Berlin

Es brodelt bei der WerteUnion

Der Thüringer Landesvorsitzende ist zurückgetreten. Es geht um das Verhältnis zur AfD.
Alexander Mitsch verliert CDU-Amt
Foto: Christoph Schmidt (dpa) | Alexander Mitsch ist Bundesvorsitzender der WerteUnion.

Sie versteht sich als die konservative Basisbewegung innerhalb der Unionsparteien: die WerteUnion. Freilich verfügt der Zusammenschluss, dem laut eigenen Angaben rund 4.500 Mitglieder angehören, über keinen parteioffiziellen Status. Beim letzten Bundesparteitag hatte sie zwar einen eigenen Stand, doch war die WerteUnion in den letzten Monaten immer wieder massiver Kritik von einigen CDU-Spitzenpolitikern ausgesetzt. Der ehemalige Europaabgeordnete Elmar Brok hatte gar im Februar mit Blick auf sie von einem „Krebsgeschwür“ gesprochen und der Gruppierung unterstellt, sie ziele auf eine Koalition zwischen CDU und AfD ab.

Annäherung an die AfD?

Die Frage des Verhältnisses zwischen Union und AfD steht auch im Zentrum einer Auseinandersetzung, die nun den Thüringer Landesverband der WerteUnion beschäftigt: Der Landesvorsitzende dort, Christian Sitter, erklärte Anfang letzter Woche seinen Rücktritt. Seine Begründung: Innerhalb der Thüringer WerteUnion wolle eine Gruppe um die frühere DDR-Bürgerrechtlerin und ehemalige CDU-Bundestagsabgeordnete Vera Lengsfeld diese zur Vorsitzenden machen. Lengsfeld aber, die zu den scharfen Kritikern der Bundeskanzlerin, vor allem ihrer Flüchtlingspolitik gehört, stünde für eine Annäherung an die AfD. Als Beleg dafür führte Sitter an, Lengsfeld habe im Thüringer Landtagswahlkampf an einer an alle Haushalte verteilten Gratispublikation mitgewirkt, die laut Deutschem Journalistenverband Wahlpropaganda getrieben und sich zu unkritisch gegenüber der AfD verhalten habe.

Lengsfeld ihrerseits hat diesen Vorwurf in ihrem Blog deutlich zurückgewiesen. Dort zitiert sie auch aus ihrem Beitrag in der Gratispublikation, in dem sie den Thüringer AfD-Landesvorsitzenden Björn Höcke deutlich kritisiert habe.
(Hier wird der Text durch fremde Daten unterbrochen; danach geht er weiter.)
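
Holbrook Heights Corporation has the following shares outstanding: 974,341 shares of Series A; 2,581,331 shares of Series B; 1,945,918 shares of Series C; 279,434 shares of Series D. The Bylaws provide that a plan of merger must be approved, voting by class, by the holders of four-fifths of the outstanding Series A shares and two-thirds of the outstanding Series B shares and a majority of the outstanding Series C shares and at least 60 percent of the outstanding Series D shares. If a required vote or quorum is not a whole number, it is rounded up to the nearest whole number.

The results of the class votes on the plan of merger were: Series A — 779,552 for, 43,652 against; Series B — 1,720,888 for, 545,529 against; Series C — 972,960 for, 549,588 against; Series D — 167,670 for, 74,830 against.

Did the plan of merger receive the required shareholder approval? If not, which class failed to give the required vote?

Series A: 4/5 of 974341 = 779472.80, rounded up to 779473; 779,473 required, 779,552 in favor — approved.
Series B: 2/3 of 2581331 = 1720887.33, rounded up to 1720888; 1,720,888 required, 1,720,888 in favor — approved.
Series C: a majority of 1945918 is 972960; 972,960 required, 972,960 in favor — approved.
Series D: 3/5 of 279434 = 167660.40, rounded up to 167661; 167,661 required, 167,670 in favor — approved.

Approved — every class gave the required vote.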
In dem Beitrag hatte sie unter anderem geschrieben: „So lange die AfD Höcke in ihren Reihen hat, wird sie sich den Vorwurf, nationalen Sozialisten eine Heimstatt zu bieten, gefallen lassen müssen. Es wird für die Zukunft, vor allem für die Wählbarkeit dieser Partei entscheidend sein, ob sie die Kraft aufbringt, sich von Höcke und seinem Flügel zu trennen. Wegen Höcke aber alle Mitglieder der Partei und ihre Wähler zu Rechtsradikalen zu erklären, ist unredlich.“

Welche Perspektiven hat die WerteUnion?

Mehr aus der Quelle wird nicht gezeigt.